Is Land Special?
81 Pages Posted: 16 Apr 2004
In Lucas v. South Carolina Coastal Council, 505 U.S. 1003 (1992), the Supreme Court, by limiting the scope of its new per se rule to real property, made clear that it viewed property in land as entitled to a higher degree of protection against regulatory takings than other forms of property. In so doing, it made explicit what had been an implicit favoritism towards real property in the modern law of regulatory takings. The Court gave two reasons in Lucas for its favoritism towards land: the historical treatment of land in the American legal tradition and the expectations of property owners themselves. Neither of these explanations, however, can carry the weight of the Supreme Court's distinction.

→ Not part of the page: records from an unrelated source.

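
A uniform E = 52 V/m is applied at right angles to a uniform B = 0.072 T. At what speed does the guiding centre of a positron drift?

v_d ≈ 720 m/s

The E×B drift speed is v_d = E/B.
v_d = 52/0.072 = 720 m/s.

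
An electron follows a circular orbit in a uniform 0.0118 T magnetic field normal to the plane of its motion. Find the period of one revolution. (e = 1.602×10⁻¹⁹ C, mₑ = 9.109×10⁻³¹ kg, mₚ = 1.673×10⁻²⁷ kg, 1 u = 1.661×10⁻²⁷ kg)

T ≈ 3.03×10⁻⁹ s

The cyclotron period depends only on m, q, B: T = 2πm/(|q|B).
T = 2π(9.109×10⁻³¹)/((1.602×10⁻¹⁹)(0.0118)) ≈ 3.03×10⁻⁹ s.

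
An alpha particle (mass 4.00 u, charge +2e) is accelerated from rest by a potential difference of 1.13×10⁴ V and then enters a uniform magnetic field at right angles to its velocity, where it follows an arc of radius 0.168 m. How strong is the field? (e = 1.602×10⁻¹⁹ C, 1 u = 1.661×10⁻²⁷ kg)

B ≈ 0.129 T

v = √(2|q|V/m) = √(2·3.204×10⁻¹⁹·1.13×10⁴/6.644×10⁻²⁷) ≈ 1.044×10⁶ m/s.
B = mv/(|q|r) = (6.644×10⁻²⁷)(1.044×10⁶)/((3.204×10⁻¹⁹)(0.168)) ≈ 0.129 T.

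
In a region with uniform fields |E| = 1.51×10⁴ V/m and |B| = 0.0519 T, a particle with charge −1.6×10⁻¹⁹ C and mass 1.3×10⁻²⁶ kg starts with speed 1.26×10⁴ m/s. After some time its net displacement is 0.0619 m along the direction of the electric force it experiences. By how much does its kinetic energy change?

The magnetic force is always ⟂ v and does no work; only the electric force changes KE.
ΔKE = F_E · d = |q|E d = (1.6×10⁻¹⁹)(1.51×10⁴)(0.0619) ≈ 1.50×10⁻¹⁶ J.

ΔKE ≈ 1.50×10⁻¹⁶ J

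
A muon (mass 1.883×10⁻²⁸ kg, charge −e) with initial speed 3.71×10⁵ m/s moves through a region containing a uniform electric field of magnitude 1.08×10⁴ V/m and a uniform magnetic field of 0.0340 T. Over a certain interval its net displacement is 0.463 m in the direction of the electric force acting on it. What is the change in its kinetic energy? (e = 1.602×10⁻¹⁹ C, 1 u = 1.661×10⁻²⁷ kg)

The magnetic force is always ⟂ v and does no work; only the electric force changes KE.
ΔKE = F_E · d = |q|E d = (1.602×10⁻¹⁹)(1.08×10⁴)(0.463) ≈ 8.01×10⁻¹⁶ J.

ΔKE ≈ 8.01×10⁻¹⁶ J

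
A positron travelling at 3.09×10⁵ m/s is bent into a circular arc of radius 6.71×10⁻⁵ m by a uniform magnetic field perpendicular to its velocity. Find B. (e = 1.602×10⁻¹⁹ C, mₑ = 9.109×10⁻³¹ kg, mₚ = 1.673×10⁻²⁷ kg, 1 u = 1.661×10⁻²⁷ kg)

B ≈ 0.0262 T

From |q|vB = mv²/r, B = mv/(|q|r).
B = (9.109×10⁻³¹)(3.09×10⁵)/((1.602×10⁻¹⁹)(6.71×10⁻⁵)) ≈ 0.0262 T.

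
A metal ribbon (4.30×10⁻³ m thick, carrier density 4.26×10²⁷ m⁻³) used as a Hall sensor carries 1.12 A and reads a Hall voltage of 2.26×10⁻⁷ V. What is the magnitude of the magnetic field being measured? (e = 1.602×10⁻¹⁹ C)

B ≈ 0.592 T

From V_H = IB/(n e t), B = V_H n e t / I.
B = (2.26×10⁻⁷)(4.26×10²⁷)(1.602×10⁻¹⁹)(4.30×10⁻³)/1.12 ≈ 0.592 T.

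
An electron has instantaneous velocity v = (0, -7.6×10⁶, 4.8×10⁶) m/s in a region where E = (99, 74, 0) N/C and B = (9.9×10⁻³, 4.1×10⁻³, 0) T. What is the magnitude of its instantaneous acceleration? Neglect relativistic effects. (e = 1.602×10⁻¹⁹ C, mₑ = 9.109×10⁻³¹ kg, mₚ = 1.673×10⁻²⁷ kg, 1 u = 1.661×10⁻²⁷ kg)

v×B = (-1.97×10⁴, 4.75×10⁴, 7.52×10⁴) N/C.
E + v×B = (-1.96×10⁴, 4.76×10⁴, 7.52×10⁴) N/C.
F = q(E + v×B) = (−1.602×10⁻¹⁹ C)·(-1.96×10⁴, 4.76×10⁴, 7.52×10⁴) = (3.14×10⁻¹⁵, -7.62×10⁻¹⁵, -1.21×10⁻¹⁴) N.
|a| = |F|/m = 1.460×10⁻¹⁴/9.109×10⁻³¹ ≈ 1.60×10¹⁶ m/s².

|a| ≈ 1.60×10¹⁶ m/s²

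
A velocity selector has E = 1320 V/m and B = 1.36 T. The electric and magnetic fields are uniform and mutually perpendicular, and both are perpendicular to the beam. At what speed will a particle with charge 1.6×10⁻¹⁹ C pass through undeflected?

For undeflected motion the electric and magnetic forces balance: qE = qvB.
v = E/B = 1320/1.36 = 971 m/s.

v = 971 m/s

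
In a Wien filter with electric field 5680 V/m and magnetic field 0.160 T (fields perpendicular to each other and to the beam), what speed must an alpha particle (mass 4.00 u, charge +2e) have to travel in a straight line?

For undeflected motion the electric and magnetic forces balance: qE = qvB.
v = E/B = 5680/0.160 = 3.55×10⁴ m/s.

v = 3.55×10⁴ m/s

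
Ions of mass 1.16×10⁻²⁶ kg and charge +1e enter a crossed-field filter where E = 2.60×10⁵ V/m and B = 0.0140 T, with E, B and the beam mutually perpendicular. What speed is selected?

For undeflected motion the electric and magnetic forces balance: qE = qvB.
v = E/B = 2.60×10⁵/0.0140 = 1.86×10⁷ m/s.

v = 1.86×10⁷ m/s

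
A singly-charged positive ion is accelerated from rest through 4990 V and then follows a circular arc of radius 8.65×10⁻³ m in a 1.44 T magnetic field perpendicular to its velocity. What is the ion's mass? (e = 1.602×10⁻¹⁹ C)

Combine |q|V = ½mv² and r = mv/(|q|B): eliminate v to get m = qB²r²/(2V).
m = (1.602×10⁻¹⁹)(1.44)²(8.65×10⁻³)²/(2·4990) ≈ 2.49×10⁻²⁷ kg.

m ≈ 2.49×10⁻²⁷ kg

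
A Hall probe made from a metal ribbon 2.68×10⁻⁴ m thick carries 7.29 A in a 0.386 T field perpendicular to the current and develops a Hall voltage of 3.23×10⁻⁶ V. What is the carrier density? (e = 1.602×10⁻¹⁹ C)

From V_H = IB/(n e t), n = IB/(V_H e t).
n = (7.29)(0.386)/((3.23×10⁻⁶)(1.602×10⁻¹⁹)(2.68×10⁻⁴)) ≈ 2.03×10²⁸ m⁻³.

n ≈ 2.03×10²⁸ m⁻³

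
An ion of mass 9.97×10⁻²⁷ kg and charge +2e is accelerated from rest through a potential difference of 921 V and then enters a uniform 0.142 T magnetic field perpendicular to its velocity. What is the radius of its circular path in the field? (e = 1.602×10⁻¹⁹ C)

Acceleration: |q|V = ½mv² ⇒ v = √(2|q|V/m) = √(2·3.204×10⁻¹⁹·921/9.97×10⁻²⁷) ≈ 2.433×10⁵ m/s.
In the field: r = mv/(|q|B) = (9.97×10⁻²⁷)(2.433×10⁵)/((3.204×10⁻¹⁹)(0.142)) ≈ 0.0533 m.

r ≈ 0.0533 m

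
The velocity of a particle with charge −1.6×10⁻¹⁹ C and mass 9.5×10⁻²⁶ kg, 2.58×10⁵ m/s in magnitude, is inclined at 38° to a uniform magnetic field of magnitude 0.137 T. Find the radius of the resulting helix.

r ≈ 0.688 m

v⊥ = v sinθ = 2.58×10⁵·sin38° ≈ 1.588×10⁵ m/s.
r = m v⊥/(|q|B) = (9.5×10⁻²⁶)(1.588×10⁵)/((1.6×10⁻¹⁹)(0.137)) ≈ 0.688 m.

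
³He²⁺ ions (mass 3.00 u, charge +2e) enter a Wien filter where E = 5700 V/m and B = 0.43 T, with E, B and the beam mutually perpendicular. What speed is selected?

Zero net Lorentz force requires |qE| = |q v×B|, i.e. E = vB.
v = E/B = 5700/0.43 = 1.3×10⁴ m/s.

v = 1.3×10⁴ m/s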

Nor can the Court turn to normative theory in support of its position. Libertarianism, utilitarian theory, personhood theory, public choice theory, and natural law theory, which together constitute a comprehensive cross-section of the normative accounts of property and takings law, all fail to support a categorical distinction between real and personal property in the regulatory takings context. Because favoritism towards land within regulatory takings law is unjustified, the Lucas doctrine (and, indeed, regulatory takings doctrine as a whole) should apply equally to real and personal property or not at all. The Court's own apparent discomfort with the implications of applying Lucas's per se rule in the context of personal property suggests problems with the Lucas rule itself. And, to the extent that the modern expansion of regulatory takings law has been made more palatable by its artificially narrow focus on land, the unjustified nature of that narrow focus may be a reason for rethinking that expansion.